Sudado, corriendo, a tropezones en la jauría neurótica del centro que hierve en su piñata navideña. Nada más, porque llama el editor acezando, exigiendo, urgiendo que debo entregar antes esta crónica por las fiestas, por la pascua, todos queremos irnos antes a la casa. Tú me entiendes. Y qué mierda me importa la pascua a mí, pienso, esquivando a la gente que pasa por mi lado con regalos y pinos y juguetes y una risita de buenaventuranza en sus rostros de fiesta.

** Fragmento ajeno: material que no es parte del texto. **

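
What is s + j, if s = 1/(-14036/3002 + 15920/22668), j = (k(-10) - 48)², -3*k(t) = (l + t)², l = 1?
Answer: 190099765083/33797026 ≈ 5624.8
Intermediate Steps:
k(t) = -(1 + t)²/3
j = 5625 (j = (-(1 - 10)²/3 - 48)² = (-⅓*(-9)² - 48)² = (-⅓*81 - 48)² = (-27 - 48)² = (-75)² = 5625)
s = -8506167/33797026 (s = 1/(-14036*1/3002 + 15920*(1/22668)) = 1/(-7018/1501 + 3980/5667) = 1/(-33797026/8506167) = -8506167/33797026 ≈ -0.25168)
s + j = -8506167/33797026 + 5625 = 190099765083/33797026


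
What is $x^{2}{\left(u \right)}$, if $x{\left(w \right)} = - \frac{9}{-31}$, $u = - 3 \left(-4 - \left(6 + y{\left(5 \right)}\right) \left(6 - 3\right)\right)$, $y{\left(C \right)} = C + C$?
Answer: $\frac{81}{961} \approx 0.084287$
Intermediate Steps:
$y{\left(C \right)} = 2 C$
$u = 156$ ($u = - 3 \left(-4 - \left(6 + 2 \cdot 5\right) \left(6 - 3\right)\right) = - 3 \left(-4 - \left(6 + 10\right) 3\right) = - 3 \left(-4 - 16 \cdot 3\right) = - 3 \left(-4 - 48\right) = \left(-3\right) \left(-52\right) = 156$)
$x{\left(w \right)} = \frac{9}{31}$ ($x{\left(w \right)} = \left(-9\right) \left(- \frac{1}{31}\right) = \frac{9}{31}$)
$x^{2}{\left(u \right)} = \left(\frac{9}{31}\right)^{2} = \frac{81}{961}$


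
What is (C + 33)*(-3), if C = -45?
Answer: 36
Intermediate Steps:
(C + 33)*(-3) = (-45 + 33)*(-3) = -12*(-3) = 36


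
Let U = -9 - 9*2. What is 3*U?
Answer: -81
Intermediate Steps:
U = -27 (U = -9 - 18 = -27)
3*U = 3*(-27) = -81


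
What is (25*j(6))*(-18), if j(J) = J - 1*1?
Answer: -2250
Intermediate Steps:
j(J) = -1 + J (j(J) = J - 1 = -1 + J)
(25*j(6))*(-18) = (25*(-1 + 6))*(-18) = (25*5)*(-18) = 125*(-18) = -2250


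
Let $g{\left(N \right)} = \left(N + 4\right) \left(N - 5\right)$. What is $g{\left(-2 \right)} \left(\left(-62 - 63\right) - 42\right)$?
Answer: $2338$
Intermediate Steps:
$g{\left(N \right)} = \left(-5 + N\right) \left(4 + N\right)$ ($g{\left(N \right)} = \left(4 + N\right) \left(-5 + N\right) = \left(-5 + N\right) \left(4 + N\right)$)
$g{\left(-2 \right)} \left(\left(-62 - 63\right) - 42\right) = \left(-20 + \left(-2\right)^{2} - -2\right) \left(\left(-62 - 63\right) - 42\right) = \left(-20 + 4 + 2\right) \left(-125 - 42\right) = \left(-14\right) \left(-167\right) = 2338$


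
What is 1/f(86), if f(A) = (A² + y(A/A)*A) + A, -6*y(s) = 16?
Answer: 3/21758 ≈ 0.00013788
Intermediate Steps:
y(s) = -8/3 (y(s) = -⅙*16 = -8/3)
f(A) = A² - 5*A/3 (f(A) = (A² - 8*A/3) + A = A² - 5*A/3)
1/f(86) = 1/((⅓)*86*(-5 + 3*86)) = 1/((⅓)*86*(-5 + 258)) = 1/((⅓)*86*253) = 1/(21758/3) = 3/21758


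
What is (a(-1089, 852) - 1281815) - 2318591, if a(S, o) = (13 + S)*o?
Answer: -4517158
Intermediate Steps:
a(S, o) = o*(13 + S)
(a(-1089, 852) - 1281815) - 2318591 = (852*(13 - 1089) - 1281815) - 2318591 = (852*(-1076) - 1281815) - 2318591 = (-916752 - 1281815) - 2318591 = -2198567 - 2318591 = -4517158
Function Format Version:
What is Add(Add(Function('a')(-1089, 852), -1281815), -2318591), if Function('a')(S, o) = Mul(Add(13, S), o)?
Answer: -4517158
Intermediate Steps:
Function('a')(S, o) = Mul(o, Add(13, S))
Add(Add(Function('a')(-1089, 852), -1281815), -2318591) = Add(Add(Mul(852, Add(13, -1089)), -1281815), -2318591) = Add(Add(Mul(852, -1076), -1281815), -2318591) = Add(Add(-916752, -1281815), -2318591) = Add(-2198567, -2318591) = -4517158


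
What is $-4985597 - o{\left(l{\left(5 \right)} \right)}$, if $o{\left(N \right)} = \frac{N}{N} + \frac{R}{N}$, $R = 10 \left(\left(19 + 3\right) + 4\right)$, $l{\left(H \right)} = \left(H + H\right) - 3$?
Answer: $- \frac{34899446}{7} \approx -4.9856 \cdot 10^{6}$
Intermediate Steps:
$l{\left(H \right)} = -3 + 2 H$ ($l{\left(H \right)} = 2 H - 3 = -3 + 2 H$)
$R = 260$ ($R = 10 \left(22 + 4\right) = 10 \cdot 26 = 260$)
$o{\left(N \right)} = 1 + \frac{260}{N}$ ($o{\left(N \right)} = \frac{N}{N} + \frac{260}{N} = 1 + \frac{260}{N}$)
$-4985597 - o{\left(l{\left(5 \right)} \right)} = -4985597 - \frac{260 + \left(-3 + 2 \cdot 5\right)}{-3 + 2 \cdot 5} = -4985597 - \frac{260 + \left(-3 + 10\right)}{-3 + 10} = -4985597 - \frac{260 + 7}{7} = -4985597 - \frac{1}{7} \cdot 267 = -4985597 - \frac{267}{7} = - \frac{34899446}{7}$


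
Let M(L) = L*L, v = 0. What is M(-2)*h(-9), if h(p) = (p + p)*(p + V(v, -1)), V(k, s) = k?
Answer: 648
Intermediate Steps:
M(L) = L²
h(p) = 2*p² (h(p) = (p + p)*(p + 0) = (2*p)*p = 2*p²)
M(-2)*h(-9) = (-2)²*(2*(-9)²) = 4*(2*81) = 4*162 = 648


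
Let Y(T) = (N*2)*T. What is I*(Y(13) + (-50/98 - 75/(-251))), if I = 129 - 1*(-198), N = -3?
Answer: -314548494/12299 ≈ -25575.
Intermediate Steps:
Y(T) = -6*T (Y(T) = (-3*2)*T = -6*T)
I = 327 (I = 129 + 198 = 327)
I*(Y(13) + (-50/98 - 75/(-251))) = 327*(-6*13 + (-50/98 - 75/(-251))) = 327*(-78 + (-50*1/98 - 75*(-1/251))) = 327*(-78 + (-25/49 + 75/251)) = 327*(-78 - 2600/12299) = 327*(-961922/12299) = -314548494/12299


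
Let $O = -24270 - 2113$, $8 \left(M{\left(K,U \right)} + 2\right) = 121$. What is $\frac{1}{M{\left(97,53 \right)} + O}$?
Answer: $- \frac{8}{210959} \approx -3.7922 \cdot 10^{-5}$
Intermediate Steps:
$M{\left(K,U \right)} = \frac{105}{8}$ ($M{\left(K,U \right)} = -2 + \frac{1}{8} \cdot 121 = -2 + \frac{121}{8} = \frac{105}{8}$)
$O = -26383$ ($O = -24270 - 2113 = -26383$)
$\frac{1}{M{\left(97,53 \right)} + O} = \frac{1}{\frac{105}{8} - 26383} = \frac{1}{- \frac{210959}{8}} = - \frac{8}{210959}$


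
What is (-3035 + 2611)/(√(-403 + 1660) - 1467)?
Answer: 25917/89618 + 53*√1257/268854 ≈ 0.29618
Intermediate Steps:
(-3035 + 2611)/(√(-403 + 1660) - 1467) = -424/(√1257 - 1467) = -424/(-1467 + √1257)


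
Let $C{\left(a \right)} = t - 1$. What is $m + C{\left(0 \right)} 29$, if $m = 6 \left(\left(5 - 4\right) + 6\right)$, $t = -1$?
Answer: $-16$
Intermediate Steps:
$C{\left(a \right)} = -2$ ($C{\left(a \right)} = -1 - 1 = -2$)
$m = 42$ ($m = 6 \left(\left(5 - 4\right) + 6\right) = 6 \left(1 + 6\right) = 6 \cdot 7 = 42$)
$m + C{\left(0 \right)} 29 = 42 - 58 = -16$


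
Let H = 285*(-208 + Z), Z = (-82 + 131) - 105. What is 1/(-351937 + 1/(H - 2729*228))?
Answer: -697452/245459164525 ≈ -2.8414e-6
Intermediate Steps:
Z = -56 (Z = 49 - 105 = -56)
H = -75240 (H = 285*(-208 - 56) = 285*(-264) = -75240)
1/(-351937 + 1/(H - 2729*228)) = 1/(-351937 + 1/(-75240 - 2729*228)) = 1/(-351937 + 1/(-75240 - 622212)) = 1/(-351937 + 1/(-697452)) = 1/(-351937 - 1/697452) = 1/(-245459164525/697452) = -697452/245459164525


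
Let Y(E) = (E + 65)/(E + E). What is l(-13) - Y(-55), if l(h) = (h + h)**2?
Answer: 7437/11 ≈ 676.09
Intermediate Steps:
l(h) = 4*h**2 (l(h) = (2*h)**2 = 4*h**2)
Y(E) = (65 + E)/(2*E) (Y(E) = (65 + E)/((2*E)) = (65 + E)*(1/(2*E)) = (65 + E)/(2*E))
l(-13) - Y(-55) = 4*(-13)**2 - (65 - 55)/(2*(-55)) = 4*169 - (-1)*10/(2*55) = 676 - 1*(-1/11) = 676 + 1/11 = 7437/11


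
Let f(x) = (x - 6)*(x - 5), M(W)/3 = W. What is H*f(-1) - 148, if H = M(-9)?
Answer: -1282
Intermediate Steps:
M(W) = 3*W
H = -27 (H = 3*(-9) = -27)
f(x) = (-6 + x)*(-5 + x)
H*f(-1) - 148 = -27*(30 + (-1)**2 - 11*(-1)) - 148 = -27*(30 + 1 + 11) - 148 = -27*42 - 148 = -1134 - 148 = -1282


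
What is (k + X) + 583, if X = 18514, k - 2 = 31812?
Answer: 50911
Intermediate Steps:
k = 31814 (k = 2 + 31812 = 31814)
(k + X) + 583 = (31814 + 18514) + 583 = 50328 + 583 = 50911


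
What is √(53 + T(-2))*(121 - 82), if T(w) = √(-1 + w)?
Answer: 39*√(53 + I*√3) ≈ 283.96 + 4.6387*I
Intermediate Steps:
√(53 + T(-2))*(121 - 82) = √(53 + √(-1 - 2))*(121 - 82) = √(53 + √(-3))*39 = √(53 + I*√3)*39 = 39*√(53 + I*√3)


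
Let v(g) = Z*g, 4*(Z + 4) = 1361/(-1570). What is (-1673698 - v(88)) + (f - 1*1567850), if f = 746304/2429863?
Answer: -6182357892048567/1907442455 ≈ -3.2412e+6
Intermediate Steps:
f = 746304/2429863 (f = 746304*(1/2429863) = 746304/2429863 ≈ 0.30714)
Z = -26481/6280 (Z = -4 + (1361/(-1570))/4 = -4 + (1361*(-1/1570))/4 = -4 + (1/4)*(-1361/1570) = -4 - 1361/6280 = -26481/6280 ≈ -4.2167)
v(g) = -26481*g/6280
(-1673698 - v(88)) + (f - 1*1567850) = (-1673698 - (-26481)*88/6280) + (746304/2429863 - 1*1567850) = (-1673698 - 1*(-291291/785)) + (746304/2429863 - 1567850) = (-1673698 + 291291/785) - 3809659958246/2429863 = -1313561639/785 - 3809659958246/2429863 = -6182357892048567/1907442455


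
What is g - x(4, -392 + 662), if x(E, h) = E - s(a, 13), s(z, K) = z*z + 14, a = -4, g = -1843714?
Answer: -1843688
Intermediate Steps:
s(z, K) = 14 + z² (s(z, K) = z² + 14 = 14 + z²)
x(E, h) = -30 + E (x(E, h) = E - (14 + (-4)²) = E - (14 + 16) = E - 1*30 = E - 30 = -30 + E)
g - x(4, -392 + 662) = -1843714 - (-30 + 4) = -1843714 - 1*(-26) = -1843714 + 26 = -1843688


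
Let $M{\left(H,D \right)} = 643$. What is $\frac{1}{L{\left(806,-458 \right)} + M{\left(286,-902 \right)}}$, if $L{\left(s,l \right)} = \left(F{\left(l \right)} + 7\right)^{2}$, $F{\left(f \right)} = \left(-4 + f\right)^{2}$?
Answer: $\frac{1}{45561330044} \approx 2.1948 \cdot 10^{-11}$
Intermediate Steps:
$L{\left(s,l \right)} = \left(7 + \left(-4 + l\right)^{2}\right)^{2}$ ($L{\left(s,l \right)} = \left(\left(-4 + l\right)^{2} + 7\right)^{2} = \left(7 + \left(-4 + l\right)^{2}\right)^{2}$)
$\frac{1}{L{\left(806,-458 \right)} + M{\left(286,-902 \right)}} = \frac{1}{\left(7 + \left(-4 - 458\right)^{2}\right)^{2} + 643} = \frac{1}{\left(7 + \left(-462\right)^{2}\right)^{2} + 643} = \frac{1}{\left(7 + 213444\right)^{2} + 643} = \frac{1}{213451^{2} + 643} = \frac{1}{45561329401 + 643} = \frac{1}{45561330044}$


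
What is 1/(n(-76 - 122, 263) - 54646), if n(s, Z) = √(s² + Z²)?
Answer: -54646/2986076943 - √108373/2986076943 ≈ -1.8411e-5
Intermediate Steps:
n(s, Z) = √(Z² + s²)
1/(n(-76 - 122, 263) - 54646) = 1/(√(263² + (-76 - 122)²) - 54646) = 1/(√(69169 + (-198)²) - 54646) = 1/(√(69169 + 39204) - 54646) = 1/(√108373 - 54646) = 1/(-54646 + √108373)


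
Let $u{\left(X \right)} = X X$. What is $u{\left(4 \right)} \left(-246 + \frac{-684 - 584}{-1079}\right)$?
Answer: $- \frac{4226656}{1079} \approx -3917.2$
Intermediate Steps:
$u{\left(X \right)} = X^{2}$
$u{\left(4 \right)} \left(-246 + \frac{-684 - 584}{-1079}\right) = 4^{2} \left(-246 + \frac{-684 - 584}{-1079}\right) = 16 \left(-246 + \left(-684 - 584\right) \left(- \frac{1}{1079}\right)\right) = 16 \left(-246 - - \frac{1268}{1079}\right) = 16 \left(-246 + \frac{1268}{1079}\right) = 16 \left(- \frac{264166}{1079}\right) = - \frac{4226656}{1079}$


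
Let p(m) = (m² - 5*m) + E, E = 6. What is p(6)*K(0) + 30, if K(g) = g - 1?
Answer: 18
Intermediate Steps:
K(g) = -1 + g
p(m) = 6 + m² - 5*m (p(m) = (m² - 5*m) + 6 = 6 + m² - 5*m)
p(6)*K(0) + 30 = (6 + 6² - 5*6)*(-1 + 0) + 30 = (6 + 36 - 30)*(-1) + 30 = 12*(-1) + 30 = -12 + 30 = 18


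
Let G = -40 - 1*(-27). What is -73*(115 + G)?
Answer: -7446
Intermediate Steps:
G = -13 (G = -40 + 27 = -13)
-73*(115 + G) = -73*(115 - 13) = -73*102 = -7446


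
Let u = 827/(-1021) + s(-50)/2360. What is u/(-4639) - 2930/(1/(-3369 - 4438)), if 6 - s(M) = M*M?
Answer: 127845051262283247/5588974420 ≈ 2.2874e+7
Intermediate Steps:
s(M) = 6 - M**2 (s(M) = 6 - M*M = 6 - M**2)
u = -2249047/1204780 (u = 827/(-1021) + (6 - 1*(-50)**2)/2360 = 827*(-1/1021) + (6 - 1*2500)*(1/2360) = -827/1021 + (6 - 2500)*(1/2360) = -827/1021 - 2494*1/2360 = -827/1021 - 1247/1180 = -2249047/1204780 ≈ -1.8668)
u/(-4639) - 2930/(1/(-3369 - 4438)) = -2249047/1204780/(-4639) - 2930/(1/(-3369 - 4438)) = -2249047/1204780*(-1/4639) - 2930/(1/(-7807)) = 2249047/5588974420 - 2930/(-1/7807) = 2249047/5588974420 - 2930*(-7807) = 2249047/5588974420 + 22874510 = 127845051262283247/5588974420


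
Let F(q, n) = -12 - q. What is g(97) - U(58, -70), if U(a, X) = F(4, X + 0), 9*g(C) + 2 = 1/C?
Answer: 13775/873 ≈ 15.779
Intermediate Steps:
g(C) = -2/9 + 1/(9*C)
U(a, X) = -16 (U(a, X) = -12 - 1*4 = -12 - 4 = -16)
g(97) - U(58, -70) = (1/9)*(1 - 2*97)/97 - 1*(-16) = (1/9)*(1/97)*(1 - 194) + 16 = (1/9)*(1/97)*(-193) + 16 = -193/873 + 16 = 13775/873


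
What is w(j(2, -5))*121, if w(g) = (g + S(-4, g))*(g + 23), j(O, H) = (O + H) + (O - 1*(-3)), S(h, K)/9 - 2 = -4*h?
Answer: 496100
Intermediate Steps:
S(h, K) = 18 - 36*h (S(h, K) = 18 + 9*(-4*h) = 18 - 36*h)
j(O, H) = 3 + H + 2*O (j(O, H) = (H + O) + (O + 3) = (H + O) + (3 + O) = 3 + H + 2*O)
w(g) = (23 + g)*(162 + g) (w(g) = (g + (18 - 36*(-4)))*(g + 23) = (g + (18 + 144))*(23 + g) = (g + 162)*(23 + g) = (162 + g)*(23 + g) = (23 + g)*(162 + g))
w(j(2, -5))*121 = (3726 + (3 - 5 + 2*2)**2 + 185*(3 - 5 + 2*2))*121 = (3726 + (3 - 5 + 4)**2 + 185*(3 - 5 + 4))*121 = (3726 + 2**2 + 185*2)*121 = (3726 + 4 + 370)*121 = 4100*121 = 496100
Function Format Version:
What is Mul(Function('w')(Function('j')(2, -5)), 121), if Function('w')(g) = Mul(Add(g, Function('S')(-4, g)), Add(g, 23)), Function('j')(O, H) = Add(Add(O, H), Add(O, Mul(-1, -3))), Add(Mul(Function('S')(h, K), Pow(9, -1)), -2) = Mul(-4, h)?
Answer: 496100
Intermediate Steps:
Function('S')(h, K) = Add(18, Mul(-36, h)) (Function('S')(h, K) = Add(18, Mul(9, Mul(-4, h))) = Add(18, Mul(-36, h)))
Function('j')(O, H) = Add(3, H, Mul(2, O)) (Function('j')(O, H) = Add(Add(H, O), Add(O, 3)) = Add(Add(H, O), Add(3, O)) = Add(3, H, Mul(2, O)))
Function('w')(g) = Mul(Add(23, g), Add(162, g)) (Function('w')(g) = Mul(Add(g, Add(18, Mul(-36, -4))), Add(g, 23)) = Mul(Add(g, Add(18, 144)), Add(23, g)) = Mul(Add(g, 162), Add(23, g)) = Mul(Add(162, g), Add(23, g)) = Mul(Add(23, g), Add(162, g)))
Mul(Function('w')(Function('j')(2, -5)), 121) = Mul(Add(3726, Pow(Add(3, -5, Mul(2, 2)), 2), Mul(185, Add(3, -5, Mul(2, 2)))), 121) = Mul(Add(3726, Pow(Add(3, -5, 4), 2), Mul(185, Add(3, -5, 4))), 121) = Mul(Add(3726, Pow(2, 2), Mul(185, 2)), 121) = Mul(Add(3726, 4, 370), 121) = Mul(4100, 121) = 496100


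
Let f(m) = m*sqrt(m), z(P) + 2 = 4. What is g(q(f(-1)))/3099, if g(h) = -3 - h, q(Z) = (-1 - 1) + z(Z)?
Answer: -1/1033 ≈ -0.00096805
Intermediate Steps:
z(P) = 2 (z(P) = -2 + 4 = 2)
f(m) = m**(3/2)
q(Z) = 0 (q(Z) = (-1 - 1) + 2 = -2 + 2 = 0)
g(q(f(-1)))/3099 = (-3 - 1*0)/3099 = (-3 + 0)*(1/3099) = -3*1/3099 = -1/1033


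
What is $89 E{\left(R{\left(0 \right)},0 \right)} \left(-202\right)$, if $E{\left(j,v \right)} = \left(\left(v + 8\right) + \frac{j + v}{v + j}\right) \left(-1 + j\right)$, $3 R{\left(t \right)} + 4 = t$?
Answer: $377538$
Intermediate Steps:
$R{\left(t \right)} = - \frac{4}{3} + \frac{t}{3}$
$E{\left(j,v \right)} = \left(-1 + j\right) \left(9 + v\right)$ ($E{\left(j,v \right)} = \left(\left(8 + v\right) + \frac{j + v}{j + v}\right) \left(-1 + j\right) = \left(\left(8 + v\right) + 1\right) \left(-1 + j\right) = \left(9 + v\right) \left(-1 + j\right) = \left(-1 + j\right) \left(9 + v\right)$)
$89 E{\left(R{\left(0 \right)},0 \right)} \left(-202\right) = 89 \left(-9 - 0 + 9 \left(- \frac{4}{3} + \frac{1}{3} \cdot 0\right) + \left(- \frac{4}{3} + \frac{1}{3} \cdot 0\right) 0\right) \left(-202\right) = 89 \left(-9 + 0 + 9 \left(- \frac{4}{3} + 0\right) + \left(- \frac{4}{3} + 0\right) 0\right) \left(-202\right) = 89 \left(-9 + 0 + 9 \left(- \frac{4}{3}\right) - 0\right) \left(-202\right) = 89 \left(-9 + 0 - 12 + 0\right) \left(-202\right) = 89 \left(-21\right) \left(-202\right) = \left(-1869\right) \left(-202\right) = 377538$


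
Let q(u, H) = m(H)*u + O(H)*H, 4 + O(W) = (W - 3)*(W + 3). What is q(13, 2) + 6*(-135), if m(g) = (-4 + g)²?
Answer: -776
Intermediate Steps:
O(W) = -4 + (-3 + W)*(3 + W) (O(W) = -4 + (W - 3)*(W + 3) = -4 + (-3 + W)*(3 + W))
q(u, H) = H*(-13 + H²) + u*(-4 + H)² (q(u, H) = (-4 + H)²*u + (-13 + H²)*H = u*(-4 + H)² + H*(-13 + H²) = H*(-13 + H²) + u*(-4 + H)²)
q(13, 2) + 6*(-135) = (2*(-13 + 2²) + 13*(-4 + 2)²) + 6*(-135) = (2*(-13 + 4) + 13*(-2)²) - 810 = (2*(-9) + 13*4) - 810 = (-18 + 52) - 810 = 34 - 810 = -776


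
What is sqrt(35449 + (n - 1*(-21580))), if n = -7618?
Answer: sqrt(49411) ≈ 222.29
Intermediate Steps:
sqrt(35449 + (n - 1*(-21580))) = sqrt(35449 + (-7618 - 1*(-21580))) = sqrt(35449 + (-7618 + 21580)) = sqrt(35449 + 13962) = sqrt(49411)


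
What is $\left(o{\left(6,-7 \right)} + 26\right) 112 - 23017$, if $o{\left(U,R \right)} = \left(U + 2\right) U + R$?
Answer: $-15513$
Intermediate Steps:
$o{\left(U,R \right)} = R + U \left(2 + U\right)$ ($o{\left(U,R \right)} = \left(2 + U\right) U + R = U \left(2 + U\right) + R = R + U \left(2 + U\right)$)
$\left(o{\left(6,-7 \right)} + 26\right) 112 - 23017 = \left(\left(-7 + 6^{2} + 2 \cdot 6\right) + 26\right) 112 - 23017 = \left(\left(-7 + 36 + 12\right) + 26\right) 112 - 23017 = \left(41 + 26\right) 112 - 23017 = 67 \cdot 112 - 23017 = 7504 - 23017 = -15513$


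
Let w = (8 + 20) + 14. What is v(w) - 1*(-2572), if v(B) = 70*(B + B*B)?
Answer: 128992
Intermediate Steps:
w = 42 (w = 28 + 14 = 42)
v(B) = 70*B + 70*B² (v(B) = 70*(B + B²) = 70*B + 70*B²)
v(w) - 1*(-2572) = 70*42*(1 + 42) - 1*(-2572) = 70*42*43 + 2572 = 126420 + 2572 = 128992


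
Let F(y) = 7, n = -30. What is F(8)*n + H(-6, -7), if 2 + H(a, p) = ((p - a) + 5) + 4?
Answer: -204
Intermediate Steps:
H(a, p) = 7 + p - a (H(a, p) = -2 + (((p - a) + 5) + 4) = -2 + ((5 + p - a) + 4) = -2 + (9 + p - a) = 7 + p - a)
F(8)*n + H(-6, -7) = 7*(-30) + (7 - 7 - 1*(-6)) = -210 + (7 - 7 + 6) = -210 + 6 = -204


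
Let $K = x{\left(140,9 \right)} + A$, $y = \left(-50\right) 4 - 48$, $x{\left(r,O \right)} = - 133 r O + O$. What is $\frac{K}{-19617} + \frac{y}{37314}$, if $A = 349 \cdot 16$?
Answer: $\frac{1006586317}{121998123} \approx 8.2508$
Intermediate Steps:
$x{\left(r,O \right)} = O - 133 O r$ ($x{\left(r,O \right)} = - 133 O r + O = O - 133 O r$)
$A = 5584$
$y = -248$ ($y = -200 - 48 = -248$)
$K = -161987$ ($K = 9 \left(1 - 18620\right) + 5584 = 9 \left(-18619\right) + 5584 = -167571 + 5584 = -161987$)
$\frac{K}{-19617} + \frac{y}{37314} = - \frac{161987}{-19617} - \frac{248}{37314} = \left(-161987\right) \left(- \frac{1}{19617}\right) - \frac{124}{18657} = \frac{161987}{19617} - \frac{124}{18657} = \frac{1006586317}{121998123}$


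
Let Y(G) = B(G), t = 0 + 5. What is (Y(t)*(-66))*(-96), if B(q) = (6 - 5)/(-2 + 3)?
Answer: 6336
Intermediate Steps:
B(q) = 1 (B(q) = 1/1 = 1*1 = 1)
t = 5
Y(G) = 1
(Y(t)*(-66))*(-96) = (1*(-66))*(-96) = -66*(-96) = 6336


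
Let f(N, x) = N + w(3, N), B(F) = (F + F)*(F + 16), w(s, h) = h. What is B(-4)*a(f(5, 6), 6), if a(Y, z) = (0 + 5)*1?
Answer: -480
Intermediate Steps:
B(F) = 2*F*(16 + F) (B(F) = (2*F)*(16 + F) = 2*F*(16 + F))
f(N, x) = 2*N (f(N, x) = N + N = 2*N)
a(Y, z) = 5 (a(Y, z) = 5*1 = 5)
B(-4)*a(f(5, 6), 6) = (2*(-4)*(16 - 4))*5 = (2*(-4)*12)*5 = -96*5 = -480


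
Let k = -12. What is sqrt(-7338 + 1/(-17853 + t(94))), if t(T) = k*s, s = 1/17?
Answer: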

Qué manera de gastar estos chilenos neoliberales, puteo, saludando a la rápida a alguien en el vibrante paseo peatonal. Y, en realidad, me parezco al viejo gruñón Scrooge del cuento “Canción de Navidad”; pero sin mamá no existe esta fiesta para mí, porque era ella la que se volvía loca cuando la ciudad en diciembre tornasolaba sus brillos dorados al campanilleo de trineos y pascueros transpirando la gota gorda bajo el rojo traje polar.
Era ella la que cada año volvía a ser niña armando el arbolito, inventando coronas plateadas para decorar la humilde rancha. Y era su alegría la que involucraba a la familia pensando en la cena de medianoche con el típico pollo con ensalada de apio del medio pelo nacional. Era ella sin duda la que me hacía creer en el Viejito Pascuero hasta los doce o trece años. Y yo fingía ese dulce engaño sabiendo que en el ropero se escondían los juguetes.
Y también fue ella la que de un guaracazo me cortó la ilusión una víspera de Nochebuena cuando la acompañé al centro a comprar los ingredientes del menú pascual. Y mientras ella pagaba la canela, la vainilla y el clavo de olor, me preguntó casi a la rápida: ¿Qué quieres de regalo este año? Yo entendí sin inmutarme, y sin esperar respuesta, ella me llevó volando a una librería y juguetería mostrándome un bello payaso en bicicleta que funcionaba a cuerda. Mira qué lindo, me dijo con sus ojos brillantes. ¿Quieres que te lo compre? Era a ella a quien le gustaba el juguete, lo vi en su carita iluminada por la magia del muñeco. No quiero juguetes, dije con gravedad, prefiero ese libro, y apunté un gran libro de láminas sobre la historia del cine. Y ahí comenzó mi carrera literaria, ese fue mi primer libro que marcó el fin de mi niñez. Esa noche se murió Santa Claus, y supe que la vida me esperaba con la serenata de su circo triste.
Mi mami también se fue una noche de lobos, y con ella se apagaron todas las navidades. Cuando empiezan los arreboles pascueros, me ataca una depresión melancólica que me hace odiar este carnaval de luces chillonas. Era ella mi Navidad, era su vocecita de niña pidiéndome que le trajera desde Guadalajara un nacimiento artesanal con ojos de vidrio, de los que hacen allá, cuando me invitaron a la Feria del Libro. Y recorrí los mercados y ferias de la ciudad mexicana buscando el pesebre.
Mira, mami, el burro tiene pestañas, le mostré al regresar del viaje. Y ella reía mirando al animal de ojos rizados.
Con ella se apagó la última bujía de mi arbolito pobre, y aunque mis amigos me dicen: Pero cómo vas a pasar esa noche solo, les contesto que no importa, que es una noche más, y que antes de las doce tomaré la pastilla para dormir y cerraré los ojos, como cuando era niño, esperando escuchar que un Santa Claus fucsia abra la ventana.
Y antes de caer en el acantilado del sueño, puedo oír las risas de mis vecinos brindando hermanados por la llegada del Mesías. Un segundo antes de cerrar mis pestañas de burro, aún puedo sentir de lejos la coral angélica proclamando que son las doce y que en el cielo brilla un ajeno resplandor.